News - Nissan
Nissan low-cost warning systems approach
Affordable new accident-avoidance technologies could greatly reduce death rates
12 Dec 2011
By BYRON MATHIOUDAKIS in TOKYO
NISSAN is set to offer affordable driver warning technologies that were once the provenance of upmarket luxury brands like the company’s own Infiniti marque, as it attempts to cut the global annual road toll from 1.2 million people.
The systems, which serve to proactively detect risks and react before accidents can occur, falls under Nissan’s ‘Advanced Crash Avoidance Technology’ banner and should start appearing in Australia in next-generation vehicles from late next year or 2013.
‘Acceleration Suppression for Pedal Misapplication’ basically uses sonar to detect obstacles, and then automatically applies the brakes to help avoid or mitigate a collision.
Working in conjunction with Nissan’s innovative Around View Monitor image processing technology that provides a realistic bird’s eye view of the car’s surroundings via four cameras, Nissan says this tech will be commercialised within the next two years.
Left: AVM cameras.The AVM camera is also handy for detecting people, other vehicles and road conditions immediately behind or beside the vehicle it is fitted to.
It enables a buzzer to sound an alert and flash a light located on the pillar to a driver who switches on the indicator with the intention of manoeuvring into harm’s way.
Similarly, the AVM tech detects white lines so a driver that begins to drift from an existing lane will have both an audible and visual warning activated.
Finally, should somebody or something stray behind a reversing Nissan, the AVM’s image processing function will pick it up and immediately inform the driver via yet another buzzer and light display.
Lastly, Nissan will install a millimetre-wave radar sensor in the nose of some of its vehicles to analyse – on the move – the speed as well as the gap to the vehicle ahead as part of its Predictive Forward Collision system.

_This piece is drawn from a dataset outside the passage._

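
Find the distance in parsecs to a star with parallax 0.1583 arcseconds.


d = 1/p = 1/0.1583 = 6.3171

6.3171 pc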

Should the space between the two vehicles narrow too quickly, an alarm, light display and seatbelt tightening action all take place simultaneously, prompting the driver to either brake or undertake affirmative action to avoid a collision.
Unfortunately, the system does not actually brake the car like many other radar-based cruise control systems, until a collision is absolutely inevitable, in which case the Electronic Brake-force Distribution helps mitigate the impact.
There is no indication when this technology might be available in your next Pulsar.